After the Christmas recess, legislative activity has returned to the US Congress with a gift: a budget agreement between Democrats and Republicans that, pending ratification by both chambers, will serve to avoid the closure of the administration. In a joint announcement, the Senate majority leader, Democrat Chuck Schumer, and the president of the House of Representatives, Republican Mike Johnson, have reported the agreement, which will finance the Executive with 1.66 trillion dollars for the fiscal year 2024.
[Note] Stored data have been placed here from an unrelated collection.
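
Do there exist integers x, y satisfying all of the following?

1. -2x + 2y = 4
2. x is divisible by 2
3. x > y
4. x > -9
No

A contradictory subset is {-2x + 2y = 4, x > y}. No integer assignment can satisfy these jointly:

  - -2x + 2y = 4: is a linear equation tying the variables together
  - x > y: bounds one variable relative to another variable

From the equation, x − y = -2, i.e. x − y = -2; but x > y requires x − y ≥ 1. Contradiction.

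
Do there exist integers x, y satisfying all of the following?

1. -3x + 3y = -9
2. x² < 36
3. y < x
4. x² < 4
Yes

Take x = 0, y = -3. Substituting into each constraint:
  (1) -3(0) + 3(-3) = -9 ✓
  (2) x² = (0)² = 0, and 0 < 36 ✓
  (3) -3 < 0 ✓
  (4) x² = (0)² = 0, and 0 < 4 ✓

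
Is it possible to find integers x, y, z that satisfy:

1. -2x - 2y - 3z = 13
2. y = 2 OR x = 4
Yes

Take x = -10, y = 2, z = 1. Substituting into each constraint:
  (1) -2(-10) - 2(2) - 3(1) = 13 ✓
  (2) y = 2, target 2 ✓ (first branch holds)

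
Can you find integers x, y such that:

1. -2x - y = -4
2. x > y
Yes

Take x = 2, y = 0. Substituting into each constraint:
  (1) -2(2) + 0 = -4 ✓
  (2) 2 > 0 ✓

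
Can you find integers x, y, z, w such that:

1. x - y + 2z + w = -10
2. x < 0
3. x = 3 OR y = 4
Yes

Take x = -1, y = 4, z = 0, w = -5. Substituting into each constraint:
  (1) (-1) + (-4) + 2(0) + (-5) = -10 ✓
  (2) -1 < 0 ✓
  (3) y = 4, target 4 ✓ (second branch holds)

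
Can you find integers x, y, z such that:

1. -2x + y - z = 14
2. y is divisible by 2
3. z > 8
Yes

Take x = -12, y = 0, z = 10. Substituting into each constraint:
  (1) -2(-12) + 0 + (-10) = 14 ✓
  (2) 0 = 2 × 0, remainder 0 ✓
  (3) 10 > 8 ✓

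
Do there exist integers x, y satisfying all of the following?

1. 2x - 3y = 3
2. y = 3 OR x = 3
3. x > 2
Yes

Take x = 6, y = 3. Substituting into each constraint:
  (1) 2(6) - 3(3) = 3 ✓
  (2) y = 3, target 3 ✓ (first branch holds)
  (3) 6 > 2 ✓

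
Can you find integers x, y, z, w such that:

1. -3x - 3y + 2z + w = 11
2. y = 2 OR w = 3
Yes

Take x = -5, y = 2, z = 0, w = 2. Substituting into each constraint:
  (1) -3(-5) - 3(2) + 2(0) + 2 = 11 ✓
  (2) y = 2, target 2 ✓ (first branch holds)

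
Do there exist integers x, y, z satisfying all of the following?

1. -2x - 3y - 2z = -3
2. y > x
Yes

Take x = 0, y = 1, z = 0. Substituting into each constraint:
  (1) -2(0) - 3(1) - 2(0) = -3 ✓
  (2) 1 > 0 ✓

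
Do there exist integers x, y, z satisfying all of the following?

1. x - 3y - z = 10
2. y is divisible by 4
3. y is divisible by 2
Yes

Take x = 0, y = 0, z = -10. Substituting into each constraint:
  (1) 0 - 3(0) + 10 = 10 ✓
  (2) 0 = 4 × 0, remainder 0 ✓
  (3) 0 = 2 × 0, remainder 0 ✓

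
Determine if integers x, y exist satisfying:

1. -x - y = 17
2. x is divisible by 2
Yes

Take x = 0, y = -17. Substituting into each constraint:
  (1) 0 + 17 = 17 ✓
  (2) 0 = 2 × 0, remainder 0 ✓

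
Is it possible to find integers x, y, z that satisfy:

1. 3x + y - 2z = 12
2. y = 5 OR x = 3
Yes

Take x = 5, y = 5, z = 4. Substituting into each constraint:
  (1) 3(5) + 5 - 2(4) = 12 ✓
  (2) y = 5, target 5 ✓ (first branch holds)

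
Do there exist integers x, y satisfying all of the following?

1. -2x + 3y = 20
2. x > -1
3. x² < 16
Yes

Take x = 2, y = 8. Substituting into each constraint:
  (1) -2(2) + 3(8) = 20 ✓
  (2) 2 > -1 ✓
  (3) x² = (2)² = 4, and 4 < 16 ✓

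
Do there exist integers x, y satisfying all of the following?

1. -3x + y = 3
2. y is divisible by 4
Yes

Take x = -1, y = 0. Substituting into each constraint:
  (1) -3(-1) + 0 = 3 ✓
  (2) 0 = 4 × 0, remainder 0 ✓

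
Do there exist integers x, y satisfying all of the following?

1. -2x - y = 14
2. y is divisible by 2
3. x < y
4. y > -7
Yes

Take x = -7, y = 0. Substituting into each constraint:
  (1) -2(-7) + 0 = 14 ✓
  (2) 0 = 2 × 0, remainder 0 ✓
  (3) -7 < 0 ✓
  (4) 0 > -7 ✓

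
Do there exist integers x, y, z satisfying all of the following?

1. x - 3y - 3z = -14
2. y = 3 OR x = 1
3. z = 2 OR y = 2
Yes

Take x = 1, y = 2, z = 3. Substituting into each constraint:
  (1) 1 - 3(2) - 3(3) = -14 ✓
  (2) x = 1, target 1 ✓ (second branch holds)
  (3) y = 2, target 2 ✓ (second branch holds)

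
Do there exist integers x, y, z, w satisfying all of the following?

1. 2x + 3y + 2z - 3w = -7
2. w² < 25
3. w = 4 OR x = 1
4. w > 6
No

A contradictory subset is {w² < 25, w > 6}. No integer assignment can satisfy these jointly:

  - w² < 25: restricts w to |w| ≤ 4
  - w > 6: bounds one variable relative to a constant

Direct contradiction: the bounds on w require w ≥ 7 and w ≤ 4 simultaneously, which is empty.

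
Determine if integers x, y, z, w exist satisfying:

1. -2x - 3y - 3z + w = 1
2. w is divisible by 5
Yes

Take x = 1, y = 0, z = -1, w = 0. Substituting into each constraint:
  (1) -2(1) - 3(0) - 3(-1) + 0 = 1 ✓
  (2) 0 = 5 × 0, remainder 0 ✓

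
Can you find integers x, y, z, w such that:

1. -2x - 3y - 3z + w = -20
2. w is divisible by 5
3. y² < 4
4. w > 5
Yes

Take x = 15, y = 0, z = 0, w = 10. Substituting into each constraint:
  (1) -2(15) - 3(0) - 3(0) + 10 = -20 ✓
  (2) 10 = 5 × 2, remainder 0 ✓
  (3) y² = (0)² = 0, and 0 < 4 ✓
  (4) 10 > 5 ✓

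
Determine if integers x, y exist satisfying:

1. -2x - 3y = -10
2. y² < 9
Yes

Take x = 5, y = 0. Substituting into each constraint:
  (1) -2(5) - 3(0) = -10 ✓
  (2) y² = (0)² = 0, and 0 < 9 ✓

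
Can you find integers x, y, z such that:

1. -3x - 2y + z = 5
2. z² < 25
Yes

Take x = -3, y = 2, z = 0. Substituting into each constraint:
  (1) -3(-3) - 2(2) + 0 = 5 ✓
  (2) z² = (0)² = 0, and 0 < 25 ✓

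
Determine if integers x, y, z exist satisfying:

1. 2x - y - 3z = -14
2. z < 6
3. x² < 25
Yes

Take x = -1, y = 0, z = 4. Substituting into each constraint:
  (1) 2(-1) + 0 - 3(4) = -14 ✓
  (2) 4 < 6 ✓
  (3) x² = (-1)² = 1, and 1 < 25 ✓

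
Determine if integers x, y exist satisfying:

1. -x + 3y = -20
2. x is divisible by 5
Yes

Take x = 35, y = 5. Substituting into each constraint:
  (1) (-35) + 3(5) = -20 ✓
  (2) 35 = 5 × 7, remainder 0 ✓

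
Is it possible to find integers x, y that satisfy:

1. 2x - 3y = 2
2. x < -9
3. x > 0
No

A contradictory subset is {x < -9, x > 0}. No integer assignment can satisfy these jointly:

  - x < -9: bounds one variable relative to a constant
  - x > 0: bounds one variable relative to a constant

Direct contradiction: the bounds on x require x ≥ 1 and x ≤ -10 simultaneously, which is empty.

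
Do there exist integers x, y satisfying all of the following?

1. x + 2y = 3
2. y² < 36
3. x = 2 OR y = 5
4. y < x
No

A contradictory subset is {x + 2y = 3, x = 2 OR y = 5, y < x}. No integer assignment can satisfy these jointly:

  - x + 2y = 3: is a linear equation tying the variables together
  - x = 2 OR y = 5: forces a choice: either x = 2 or y = 5
  - y < x: bounds one variable relative to another variable

Split on the disjunction (x = 2 OR y = 5):
  • If x = 2: with x = 2, every remaining term of the linear equation is divisible by 2, so the left side is ≡ 0 (mod 2); but the right side 1 ≡ 1 (mod 2). No integers can satisfy it.
  • If y = 5: the equation forces x = -7, giving (y, x) = (5, -7), which violates x > y.
Both branches are infeasible, so the system has no integer solution.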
Congressmen must now materialize the agreement, which establishes the limit that the administration can spend, in the approval of a dozen budget laws. They will have to do so before January 19, the date on which 20% of the Executive’s funds are exhausted, to avoid a partial government shutdown, and before February 2 to avoid a total shutdown. These are the dates established by the second extension approved last November, after the hardline Republicans frustrated the possibility of an agreement.

The president, Joe Biden, has celebrated the pact, which is in line with the spending ceiling that he negotiated last spring with Kevin McCarthy, the previous president of the Lower House. “The bipartisan funding framework reached by congressional leaders brings us one step closer to preventing an unnecessary government shutdown and protecting important national priorities,” he said in a statement, “now, congressional Republicans must do their job, stop threatening to shut down the government, and fulfill their basic responsibility of funding critical national security priorities.

The announcement does not go into the details of the budget items, but it does mention that “772.7 billion dollars will be allocated to discretionary financing not intended for defense”, so it follows that the remaining amount, 886.3 billion, will go to military expenses. defending. This does not include, however, the additional aid to Ukraine and Israel, of about $100 billion, that Biden requested from Congress in December. But it does clear, for the moment, the systemic threat in the US of a government shutdown due to lack of funds.